The Holy Synod and the judgement of Solomon

You and I, like to be reassured that George Orwell's "all men are born equal, but some are more equal than others" is anathema to EOTC's Holy Synod. We would also like to be reassured that we all are equal not only before God, but before the Holy Synod too. On the other hand, if the Holy-Spirit-Guided-Holy-Synod reaches a no-nonsense Directive and goes ahead with the removal of Patriarch Paulos's statute on grounds that the presence in any church of statutes of the living and the dead contravene EOTC's Cannonical Directives, then we ask for similar measures to be taken on all statutes in every nook and cranny of Ethiopia.
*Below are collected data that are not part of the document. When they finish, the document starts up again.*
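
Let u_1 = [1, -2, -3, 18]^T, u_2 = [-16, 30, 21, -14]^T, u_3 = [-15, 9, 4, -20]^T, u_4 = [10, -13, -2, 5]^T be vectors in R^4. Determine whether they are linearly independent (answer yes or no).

yes

Form the matrix with these vectors as rows and row reduce.
R2 ← R2 + (16)·R1: [0, -2, -27, 274]
R3 ← R3 + (15)·R1: [0, -21, -41, 250]
R4 ← R4 − (10)·R1: [0, 7, 28, -175]
R3 ← R3 − (21/2)·R2: [0, 0, 485/2, -2627]
R4 ← R4 + (7/2)·R2: [0, 0, -133/2, 784]
R4 ← R4 + (133/485)·R3: [0, 0, 0, 30849/485]
4 nonzero rows, so the 4 vectors span a space of dimension 4.
Since 4 = 4, the vectors are linearly independent.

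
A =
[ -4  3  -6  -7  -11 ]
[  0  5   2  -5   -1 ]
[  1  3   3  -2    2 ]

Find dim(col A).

Row reduce to echelon form.
R3 ← R3 + (1/4)·R1: [0, 15/4, 3/2, -15/4, -3/4]
R3 ← R3 − (3/4)·R2: [0, 0, 0, 0, 0]
Echelon form has 2 nonzero rows, so rank(A) = 2.
The column space has dimension equal to the rank: 2.

2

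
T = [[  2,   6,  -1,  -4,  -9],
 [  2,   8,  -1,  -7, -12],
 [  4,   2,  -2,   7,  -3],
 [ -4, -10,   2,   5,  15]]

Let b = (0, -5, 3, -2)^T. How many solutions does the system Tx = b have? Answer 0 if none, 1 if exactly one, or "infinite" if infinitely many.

Row reduce the augmented matrix [T | b].
R2 ← R2 − R1: [0, 2, 0, -3, -3, -5]
R3 ← R3 − (2)·R1: [0, -10, 0, 15, 15, 3]
R4 ← R4 + (2)·R1: [0, 2, 0, -3, -3, -2]
R3 ← R3 + (5)·R2: [0, 0, 0, 0, 0, -22]
R4 ← R4 − R2: [0, 0, 0, 0, 0, 3]
R4 ← R4 + (3/22)·R3: [0, 0, 0, 0, 0, 0]
The echelon form has 3 nonzero rows; the last pivot sits in the augmented column, so rank(T) = 2 but rank([T|b]) = 3.
Since the ranks differ, the system is inconsistent.
It has no solutions.

0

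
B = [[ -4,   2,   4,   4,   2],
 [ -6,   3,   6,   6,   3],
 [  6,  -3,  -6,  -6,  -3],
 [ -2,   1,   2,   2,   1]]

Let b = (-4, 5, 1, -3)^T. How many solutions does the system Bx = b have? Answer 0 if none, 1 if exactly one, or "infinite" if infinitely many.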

If, on the other hand the Holy Synod Directive is meant to only apply to Patriarch Paulos' statute, then we take it to mean that the Holy Synod has declared war on our conscience. Are we going to violate our concience and say "Amen" to an unfair and hypocritical Directive? Or, are we going to appeal to the Holy Synod to review the Directives by taking into account the presence of all statutes. We would be asking: "What makes Abune Baslios' 3D statute which he, himself, had commissioned 8 years before his death, and which stands in the sanctoum of a church permissable to the Holy Synod, and what makes Abune Paulos' 3D statute which is a gift from his admirers, and which stands outside the precinct of a church anathema to the Holy Synod?"

How fair is a Holy Synod Directive while on the one hand calls for the dismantling of Patriarch Paulos' billboards from church compounds, and on the other leaves fresco paintings of the former King in church interiors intact? EOTC has never been and will never be the Church of Haile Selassie - a gulf which separates EOTC with the Rasta movement. Haile Selassie is not a cannonised saint of EOTC, nor does his claim to be the "255th direct decsendent of the union of King Solomon and Queen of Sheba," makes him anymore divine than poor souls like you and me. Any attempt to equate Haile Selassie' image on church interiors with those icons of recognized Saints is by itself an attack on the Faith of EOTC. It is an undeniable fact that up to 1974, we all responded "Amen" when, a Holy Synod-sanctioned prayer called for "God to place under the crushing feet of Haile Selassie all his enemies." What a falacy! Where in the Bible or EOTC's Canon Law does it state "Opposing Haile Selassie is opposing God." That was then, today no Ethio-Ortho-Tewahedo is prepared to accept Holy Synod Directives which are unfair and hypocritical. Moreover, you have to accept that the question of Patriarch Paulos' statute has inadvertently opened the Pandora's Box within EOTC. Suffocating dissent of a Holy Synod Directive done in haste and with intent to damage the good name of the Holy Father, cannot possibly be an answer to the dilema we are facing now.

We, the silent majority, expect from the Holy Synod, nothing less than the judgment of Solomon in the case of People vs 'The Demolition Squad'.